Overview of Procedure
Mercury, because of its great density and liquid state, has been used in esophageal dilators as a weight. The mercury-filled devices are constructed of a thick latex outer coating encapsulating about two pounds of mercury. Repeated use and cleaning of the mercury-filled dilators sometimes caused the latex covering to become brittle. Due to the potential for the latex covering to become compromised, each dilator has an expiration date associated with it. In addition, the manufacturer of the devices has indicated that they had received reports of mercury-containing dilators rupturing during handling causing potential environmental, patient, and employee exposures.
Waste Minimization Procedure
Unlike mercury, tungsten is not a liquid at room temperature. Therefore, the tungsten contained within the device is in the form of a powder suspended in a gel. This form allows the dilator to be flexible and conform to the shape of the esophagus, exerting the proper pressure to enlarge the narrow section.

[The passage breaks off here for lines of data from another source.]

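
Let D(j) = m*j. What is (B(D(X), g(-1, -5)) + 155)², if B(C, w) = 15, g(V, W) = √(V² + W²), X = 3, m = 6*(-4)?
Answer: 28900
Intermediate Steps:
m = -24
D(j) = -24*j
(B(D(X), g(-1, -5)) + 155)² = (15 + 155)² = 170² = 28900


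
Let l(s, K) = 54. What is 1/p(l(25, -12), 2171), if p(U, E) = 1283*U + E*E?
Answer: 1/4782523 ≈ 2.0909e-7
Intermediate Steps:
p(U, E) = E² + 1283*U (p(U, E) = 1283*U + E² = E² + 1283*U)
1/p(l(25, -12), 2171) = 1/(2171² + 1283*54) = 1/(4713241 + 69282) = 1/4782523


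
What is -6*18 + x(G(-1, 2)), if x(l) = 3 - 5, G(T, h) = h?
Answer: -110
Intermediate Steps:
x(l) = -2
-6*18 + x(G(-1, 2)) = -6*18 - 2 = -108 - 2 = -110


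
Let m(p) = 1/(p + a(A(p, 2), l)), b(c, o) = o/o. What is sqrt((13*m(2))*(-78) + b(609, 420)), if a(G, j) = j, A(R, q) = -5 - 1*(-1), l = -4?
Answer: 2*sqrt(127) ≈ 22.539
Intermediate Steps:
A(R, q) = -4 (A(R, q) = -5 + 1 = -4)
b(c, o) = 1
m(p) = 1/(-4 + p) (m(p) = 1/(p - 4) = 1/(-4 + p))
sqrt((13*m(2))*(-78) + b(609, 420)) = sqrt((13/(-4 + 2))*(-78) + 1) = sqrt((13/(-2))*(-78) + 1) = sqrt((13*(-1/2))*(-78) + 1) = sqrt(-13/2*(-78) + 1) = sqrt(507 + 1) = sqrt(508) = 2*sqrt(127)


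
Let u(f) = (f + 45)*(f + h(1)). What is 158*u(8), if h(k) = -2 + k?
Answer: 58618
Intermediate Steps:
u(f) = (-1 + f)*(45 + f) (u(f) = (f + 45)*(f + (-2 + 1)) = (45 + f)*(f - 1) = (45 + f)*(-1 + f) = (-1 + f)*(45 + f))
158*u(8) = 158*(-45 + 8**2 + 44*8) = 158*(-45 + 64 + 352) = 158*371 = 58618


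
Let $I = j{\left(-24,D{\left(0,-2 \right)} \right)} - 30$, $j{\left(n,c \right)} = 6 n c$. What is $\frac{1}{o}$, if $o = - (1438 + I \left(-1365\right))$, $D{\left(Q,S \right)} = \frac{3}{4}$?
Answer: $- \frac{1}{189808} \approx -5.2685 \cdot 10^{-6}$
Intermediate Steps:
$D{\left(Q,S \right)} = \frac{3}{4}$ ($D{\left(Q,S \right)} = 3 \cdot \frac{1}{4} = \frac{3}{4}$)
$j{\left(n,c \right)} = 6 c n$
$I = -138$ ($I = 6 \cdot \frac{3}{4} \left(-24\right) - 30 = -108 - 30 = -138$)
$o = -189808$ ($o = - (1438 - -188370) = - (1438 + 188370) = \left(-1\right) 189808 = -189808$)
$\frac{1}{o} = \frac{1}{-189808} = - \frac{1}{189808}$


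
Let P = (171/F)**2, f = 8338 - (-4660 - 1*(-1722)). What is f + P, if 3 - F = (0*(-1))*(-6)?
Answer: 14525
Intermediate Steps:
F = 3 (F = 3 - 0*(-1)*(-6) = 3 - 0*(-6) = 3 - 1*0 = 3 + 0 = 3)
f = 11276 (f = 8338 - (-4660 + 1722) = 8338 - 1*(-2938) = 8338 + 2938 = 11276)
P = 3249 (P = (171/3)**2 = (171*(1/3))**2 = 57**2 = 3249)
f + P = 11276 + 3249 = 14525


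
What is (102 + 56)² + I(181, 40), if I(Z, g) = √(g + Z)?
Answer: 24964 + √221 ≈ 24979.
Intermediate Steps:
I(Z, g) = √(Z + g)
(102 + 56)² + I(181, 40) = (102 + 56)² + √(181 + 40) = 158² + √221 = 24964 + √221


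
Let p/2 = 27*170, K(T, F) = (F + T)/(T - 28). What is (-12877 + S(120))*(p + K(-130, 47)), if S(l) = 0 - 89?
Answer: -9403740609/79 ≈ -1.1903e+8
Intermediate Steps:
S(l) = -89
K(T, F) = (F + T)/(-28 + T)
p = 9180 (p = 2*(27*170) = 2*4590 = 9180)
(-12877 + S(120))*(p + K(-130, 47)) = (-12877 - 89)*(9180 + (47 - 130)/(-28 - 130)) = -12966*(9180 - 83/(-158)) = -12966*(9180 - 1/158*(-83)) = -12966*(9180 + 83/158) = -12966*1450523/158 = -9403740609/79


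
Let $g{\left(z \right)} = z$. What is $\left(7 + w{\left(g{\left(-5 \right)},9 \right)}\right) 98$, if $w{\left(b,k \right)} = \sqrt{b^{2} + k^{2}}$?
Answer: $686 + 98 \sqrt{106} \approx 1695.0$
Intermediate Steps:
$\left(7 + w{\left(g{\left(-5 \right)},9 \right)}\right) 98 = \left(7 + \sqrt{\left(-5\right)^{2} + 9^{2}}\right) 98 = \left(7 + \sqrt{25 + 81}\right) 98 = \left(7 + \sqrt{106}\right) 98 = 686 + 98 \sqrt{106}$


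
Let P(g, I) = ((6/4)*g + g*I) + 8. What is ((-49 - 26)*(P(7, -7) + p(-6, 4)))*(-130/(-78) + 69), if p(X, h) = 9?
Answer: 113950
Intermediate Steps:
P(g, I) = 8 + 3*g/2 + I*g (P(g, I) = ((6*(1/4))*g + I*g) + 8 = (3*g/2 + I*g) + 8 = 8 + 3*g/2 + I*g)
((-49 - 26)*(P(7, -7) + p(-6, 4)))*(-130/(-78) + 69) = ((-49 - 26)*((8 + (3/2)*7 - 7*7) + 9))*(-130/(-78) + 69) = (-75*((8 + 21/2 - 49) + 9))*(-130*(-1/78) + 69) = (-75*(-61/2 + 9))*(5/3 + 69) = -75*(-43/2)*(212/3) = (3225/2)*(212/3) = 113950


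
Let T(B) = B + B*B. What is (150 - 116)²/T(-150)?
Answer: 578/11175 ≈ 0.051723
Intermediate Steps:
T(B) = B + B²
(150 - 116)²/T(-150) = (150 - 116)²/((-150*(1 - 150))) = 34²/((-150*(-149))) = 1156/22350 = 1156*(1/22350) = 578/11175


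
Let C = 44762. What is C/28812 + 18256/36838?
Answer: 3335789/1627878 ≈ 2.0492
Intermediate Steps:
C/28812 + 18256/36838 = 44762/28812 + 18256/36838 = 44762*(1/28812) + 18256*(1/36838) = 22381/14406 + 56/113 = 3335789/1627878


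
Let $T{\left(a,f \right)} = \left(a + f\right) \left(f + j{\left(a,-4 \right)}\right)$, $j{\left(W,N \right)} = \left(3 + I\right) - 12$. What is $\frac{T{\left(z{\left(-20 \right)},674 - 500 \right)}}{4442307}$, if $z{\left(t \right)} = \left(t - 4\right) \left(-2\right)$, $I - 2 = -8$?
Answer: $\frac{11766}{1480769} \approx 0.0079459$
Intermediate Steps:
$I = -6$ ($I = 2 - 8 = -6$)
$j{\left(W,N \right)} = -15$ ($j{\left(W,N \right)} = \left(3 - 6\right) - 12 = -3 - 12 = -15$)
$z{\left(t \right)} = 8 - 2 t$ ($z{\left(t \right)} = \left(-4 + t\right) \left(-2\right) = 8 - 2 t$)
$T{\left(a,f \right)} = \left(-15 + f\right) \left(a + f\right)$ ($T{\left(a,f \right)} = \left(a + f\right) \left(f - 15\right) = \left(a + f\right) \left(-15 + f\right) = \left(-15 + f\right) \left(a + f\right)$)
$\frac{T{\left(z{\left(-20 \right)},674 - 500 \right)}}{4442307} = \frac{\left(674 - 500\right)^{2} - 15 \left(8 - -40\right) - 15 \left(674 - 500\right) + \left(8 - -40\right) \left(674 - 500\right)}{4442307} = \left(\left(674 - 500\right)^{2} - 15 \left(8 + 40\right) - 15 \left(674 - 500\right) + \left(8 + 40\right) \left(674 - 500\right)\right) \frac{1}{4442307} = \left(174^{2} - 720 - 2610 + 48 \cdot 174\right) \frac{1}{4442307} = \left(30276 - 720 - 2610 + 8352\right) \frac{1}{4442307} = 35298 \cdot \frac{1}{4442307} = \frac{11766}{1480769}$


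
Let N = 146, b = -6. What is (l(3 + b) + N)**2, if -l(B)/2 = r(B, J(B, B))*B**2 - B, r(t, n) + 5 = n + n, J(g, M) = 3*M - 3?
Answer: 438244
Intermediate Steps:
J(g, M) = -3 + 3*M
r(t, n) = -5 + 2*n (r(t, n) = -5 + (n + n) = -5 + 2*n)
l(B) = 2*B - 2*B**2*(-11 + 6*B) (l(B) = -2*((-5 + 2*(-3 + 3*B))*B**2 - B) = -2*((-5 + (-6 + 6*B))*B**2 - B) = -2*((-11 + 6*B)*B**2 - B) = -2*(B**2*(-11 + 6*B) - B) = -2*(-B + B**2*(-11 + 6*B)) = 2*B - 2*B**2*(-11 + 6*B))
(l(3 + b) + N)**2 = (-2*(3 - 6)*(-1 + (3 - 6)*(-11 + 6*(3 - 6))) + 146)**2 = (-2*(-3)*(-1 - 3*(-11 + 6*(-3))) + 146)**2 = (-2*(-3)*(-1 - 3*(-11 - 18)) + 146)**2 = (-2*(-3)*(-1 - 3*(-29)) + 146)**2 = (-2*(-3)*(-1 + 87) + 146)**2 = (-2*(-3)*86 + 146)**2 = (516 + 146)**2 = 662**2 = 438244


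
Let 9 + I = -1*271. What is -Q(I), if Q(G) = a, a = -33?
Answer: 33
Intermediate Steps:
I = -280 (I = -9 - 1*271 = -9 - 271 = -280)
Q(G) = -33
-Q(I) = -1*(-33) = 33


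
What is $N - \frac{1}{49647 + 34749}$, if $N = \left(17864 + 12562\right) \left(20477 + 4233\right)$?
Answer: $\frac{63451145918159}{84396} \approx 7.5183 \cdot 10^{8}$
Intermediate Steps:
$N = 751826460$ ($N = 30426 \cdot 24710 = 751826460$)
$N - \frac{1}{49647 + 34749} = 751826460 - \frac{1}{49647 + 34749} = 751826460 - \frac{1}{84396} = \frac{63451145918159}{84396}$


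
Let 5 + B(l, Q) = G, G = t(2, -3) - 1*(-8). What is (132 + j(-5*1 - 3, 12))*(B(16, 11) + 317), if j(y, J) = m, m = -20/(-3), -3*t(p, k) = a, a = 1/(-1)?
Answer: 399776/9 ≈ 44420.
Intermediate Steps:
a = -1
t(p, k) = ⅓ (t(p, k) = -⅓*(-1) = ⅓)
G = 25/3 (G = ⅓ - 1*(-8) = ⅓ + 8 = 25/3 ≈ 8.3333)
m = 20/3 (m = -20*(-⅓) = 20/3 ≈ 6.6667)
B(l, Q) = 10/3 (B(l, Q) = -5 + 25/3 = 10/3)
j(y, J) = 20/3
(132 + j(-5*1 - 3, 12))*(B(16, 11) + 317) = (132 + 20/3)*(10/3 + 317) = (416/3)*(961/3) = 399776/9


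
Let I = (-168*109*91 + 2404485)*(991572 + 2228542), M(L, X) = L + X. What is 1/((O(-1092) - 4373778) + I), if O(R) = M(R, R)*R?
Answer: 1/2376741613752 ≈ 4.2074e-13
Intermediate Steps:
O(R) = 2*R**2 (O(R) = (R + R)*R = (2*R)*R = 2*R**2)
I = 2376743602602 (I = (-18312*91 + 2404485)*3220114 = (-1666392 + 2404485)*3220114 = 738093*3220114 = 2376743602602)
1/((O(-1092) - 4373778) + I) = 1/((2*(-1092)**2 - 4373778) + 2376743602602) = 1/((2*1192464 - 4373778) + 2376743602602) = 1/((2384928 - 4373778) + 2376743602602) = 1/(-1988850 + 2376743602602) = 1/2376741613752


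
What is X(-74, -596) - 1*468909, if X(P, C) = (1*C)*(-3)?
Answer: -467121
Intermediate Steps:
X(P, C) = -3*C (X(P, C) = C*(-3) = -3*C)
X(-74, -596) - 1*468909 = -3*(-596) - 1*468909 = 1788 - 468909 = -467121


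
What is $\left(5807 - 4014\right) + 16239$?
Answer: $18032$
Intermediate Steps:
$\left(5807 - 4014\right) + 16239 = 1793 + 16239 = 18032$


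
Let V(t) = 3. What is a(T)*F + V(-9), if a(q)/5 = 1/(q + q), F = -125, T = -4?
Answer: 649/8 ≈ 81.125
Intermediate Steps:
a(q) = 5/(2*q) (a(q) = 5/(q + q) = 5/((2*q)) = 5*(1/(2*q)) = 5/(2*q))
a(T)*F + V(-9) = ((5/2)/(-4))*(-125) + 3 = ((5/2)*(-1/4))*(-125) + 3 = -5/8*(-125) + 3 = 625/8 + 3 = 649/8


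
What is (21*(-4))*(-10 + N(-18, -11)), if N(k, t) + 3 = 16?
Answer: -252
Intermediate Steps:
N(k, t) = 13 (N(k, t) = -3 + 16 = 13)
(21*(-4))*(-10 + N(-18, -11)) = (21*(-4))*(-10 + 13) = -84*3 = -252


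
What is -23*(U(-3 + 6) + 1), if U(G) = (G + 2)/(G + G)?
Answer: -253/6 ≈ -42.167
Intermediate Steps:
U(G) = (2 + G)/(2*G) (U(G) = (2 + G)/((2*G)) = (2 + G)*(1/(2*G)) = (2 + G)/(2*G))
-23*(U(-3 + 6) + 1) = -23*((2 + (-3 + 6))/(2*(-3 + 6)) + 1) = -23*((1/2)*(2 + 3)/3 + 1) = -23*((1/2)*(1/3)*5 + 1) = -23*(5/6 + 1) = -23*11/6 = -253/6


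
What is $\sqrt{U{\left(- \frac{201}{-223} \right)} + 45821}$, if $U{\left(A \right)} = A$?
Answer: $\frac{2 \sqrt{569669333}}{223} \approx 214.06$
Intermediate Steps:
$\sqrt{U{\left(- \frac{201}{-223} \right)} + 45821} = \sqrt{- \frac{201}{-223} + 45821} = \sqrt{\left(-201\right) \left(- \frac{1}{223}\right) + 45821} = \sqrt{\frac{201}{223} + 45821} = \sqrt{\frac{10218284}{223}} = \frac{2 \sqrt{569669333}}{223}$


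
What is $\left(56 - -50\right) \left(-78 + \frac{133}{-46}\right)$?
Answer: $- \frac{197213}{23} \approx -8574.5$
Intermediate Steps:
$\left(56 - -50\right) \left(-78 + \frac{133}{-46}\right) = \left(56 + 50\right) \left(-78 + 133 \left(- \frac{1}{46}\right)\right) = 106 \left(-78 - \frac{133}{46}\right) = 106 \left(- \frac{3721}{46}\right) = - \frac{197213}{23}$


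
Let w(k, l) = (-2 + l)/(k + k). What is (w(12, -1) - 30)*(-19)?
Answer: 4579/8 ≈ 572.38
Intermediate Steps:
w(k, l) = (-2 + l)/(2*k) (w(k, l) = (-2 + l)/((2*k)) = (-2 + l)*(1/(2*k)) = (-2 + l)/(2*k))
(w(12, -1) - 30)*(-19) = ((½)*(-2 - 1)/12 - 30)*(-19) = ((½)*(1/12)*(-3) - 30)*(-19) = (-⅛ - 30)*(-19) = -241/8*(-19) = 4579/8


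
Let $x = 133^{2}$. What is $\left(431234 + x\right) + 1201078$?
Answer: $1650001$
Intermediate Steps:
$x = 17689$
$\left(431234 + x\right) + 1201078 = \left(431234 + 17689\right) + 1201078 = 448923 + 1201078 = 1650001$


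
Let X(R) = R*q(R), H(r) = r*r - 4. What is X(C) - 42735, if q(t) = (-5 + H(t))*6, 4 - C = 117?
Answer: -8694015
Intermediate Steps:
C = -113 (C = 4 - 1*117 = 4 - 117 = -113)
H(r) = -4 + r² (H(r) = r² - 4 = -4 + r²)
q(t) = -54 + 6*t² (q(t) = (-5 + (-4 + t²))*6 = (-9 + t²)*6 = -54 + 6*t²)
X(R) = R*(-54 + 6*R²)
X(C) - 42735 = 6*(-113)*(-9 + (-113)²) - 42735 = 6*(-113)*(-9 + 12769) - 42735 = 6*(-113)*12760 - 42735 = -8651280 - 42735 = -8694015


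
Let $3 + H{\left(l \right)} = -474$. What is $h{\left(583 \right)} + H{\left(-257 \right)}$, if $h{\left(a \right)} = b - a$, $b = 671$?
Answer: $-389$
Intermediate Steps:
$H{\left(l \right)} = -477$ ($H{\left(l \right)} = -3 - 474 = -477$)
$h{\left(a \right)} = 671 - a$
$h{\left(583 \right)} + H{\left(-257 \right)} = \left(671 - 583\right) - 477 = 88 - 477 = -389$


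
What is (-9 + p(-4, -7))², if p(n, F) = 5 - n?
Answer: 0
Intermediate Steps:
(-9 + p(-4, -7))² = (-9 + (5 - 1*(-4)))² = (-9 + (5 + 4))² = (-9 + 9)² = 0² = 0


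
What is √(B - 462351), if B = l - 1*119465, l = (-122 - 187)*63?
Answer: I*√601283 ≈ 775.42*I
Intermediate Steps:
l = -19467 (l = -309*63 = -19467)
B = -138932 (B = -19467 - 1*119465 = -19467 - 119465 = -138932)
√(B - 462351) = √(-138932 - 462351) = √(-601283) = I*√601283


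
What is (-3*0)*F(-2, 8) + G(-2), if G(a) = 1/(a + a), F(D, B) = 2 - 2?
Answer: -¼ ≈ -0.25000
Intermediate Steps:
F(D, B) = 0
G(a) = 1/(2*a)
(-3*0)*F(-2, 8) + G(-2) = -3*0*0 + (½)/(-2) = 0*0 + (½)*(-½) = 0 - ¼ = -¼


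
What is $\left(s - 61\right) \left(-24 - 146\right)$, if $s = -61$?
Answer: $20740$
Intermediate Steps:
$\left(s - 61\right) \left(-24 - 146\right) = \left(-61 - 61\right) \left(-24 - 146\right) = \left(-61 - 61\right) \left(-170\right) = \left(-122\right) \left(-170\right) = 20740$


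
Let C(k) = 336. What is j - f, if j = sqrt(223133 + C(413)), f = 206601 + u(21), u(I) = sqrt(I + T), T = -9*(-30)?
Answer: -206601 + sqrt(223469) - sqrt(291) ≈ -2.0615e+5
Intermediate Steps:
T = 270
u(I) = sqrt(270 + I) (u(I) = sqrt(I + 270) = sqrt(270 + I))
f = 206601 + sqrt(291) (f = 206601 + sqrt(270 + 21) = 206601 + sqrt(291) ≈ 2.0662e+5)
j = sqrt(223469) (j = sqrt(223133 + 336) = sqrt(223469) ≈ 472.73)
j - f = sqrt(223469) - (206601 + sqrt(291)) = sqrt(223469) + (-206601 - sqrt(291)) = -206601 + sqrt(223469) - sqrt(291)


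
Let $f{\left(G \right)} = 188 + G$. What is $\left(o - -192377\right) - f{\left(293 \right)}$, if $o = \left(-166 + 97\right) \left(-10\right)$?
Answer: $192586$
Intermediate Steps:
$o = 690$ ($o = \left(-69\right) \left(-10\right) = 690$)
$\left(o - -192377\right) - f{\left(293 \right)} = \left(690 - -192377\right) - \left(188 + 293\right) = \left(690 + 192377\right) - 481 = 193067 - 481 = 192586$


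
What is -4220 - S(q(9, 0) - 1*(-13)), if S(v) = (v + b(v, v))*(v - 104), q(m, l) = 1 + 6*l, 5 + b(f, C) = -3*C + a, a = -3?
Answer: -7460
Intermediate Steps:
b(f, C) = -8 - 3*C (b(f, C) = -5 + (-3*C - 3) = -5 + (-3 - 3*C) = -8 - 3*C)
S(v) = (-104 + v)*(-8 - 2*v) (S(v) = (v + (-8 - 3*v))*(v - 104) = (-8 - 2*v)*(-104 + v) = (-104 + v)*(-8 - 2*v))
-4220 - S(q(9, 0) - 1*(-13)) = -4220 - (832 - 2*((1 + 6*0) - 1*(-13))² + 200*((1 + 6*0) - 1*(-13))) = -4220 - (832 - 2*((1 + 0) + 13)² + 200*((1 + 0) + 13)) = -4220 - (832 - 2*(1 + 13)² + 200*(1 + 13)) = -4220 - (832 - 2*14² + 200*14) = -4220 - (832 - 2*196 + 2800) = -4220 - (832 - 392 + 2800) = -4220 - 1*3240 = -4220 - 3240 = -7460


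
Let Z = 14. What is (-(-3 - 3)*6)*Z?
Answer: 504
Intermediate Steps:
(-(-3 - 3)*6)*Z = -(-3 - 3)*6*14 = -(-6)*6*14 = -1*(-36)*14 = 36*14 = 504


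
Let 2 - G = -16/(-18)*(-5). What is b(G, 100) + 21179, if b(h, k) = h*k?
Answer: 196411/9 ≈ 21823.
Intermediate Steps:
G = 58/9 (G = 2 - (-16/(-18))*(-5) = 2 - (-16*(-1/18))*(-5) = 2 - 8*(-5)/9 = 2 - 1*(-40/9) = 2 + 40/9 = 58/9 ≈ 6.4444)
b(G, 100) + 21179 = (58/9)*100 + 21179 = 5800/9 + 21179 = 196411/9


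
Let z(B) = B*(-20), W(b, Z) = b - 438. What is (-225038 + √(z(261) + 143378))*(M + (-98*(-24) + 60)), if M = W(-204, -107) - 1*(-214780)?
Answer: -48731978900 + 216550*√138158 ≈ -4.8652e+10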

Like the mercury-filled dilators, the tungsten-filled dilators also have an expiration date associated with each one. When the devices expire, the Occupational Safety and Environmental Health Hazardous Materials group is notified for proper disposal.
Safety & Health Precautions/Personal Protective Equipment
By replacing the latex covering with a silicone covering, patients with latex allergy are not exposed and placed at risk of allergic reaction.
Project Related Costs
When determining the cost effectiveness of implementing these devices, the cost savings from elimination of mercury disposal and spill clean up must also be considered.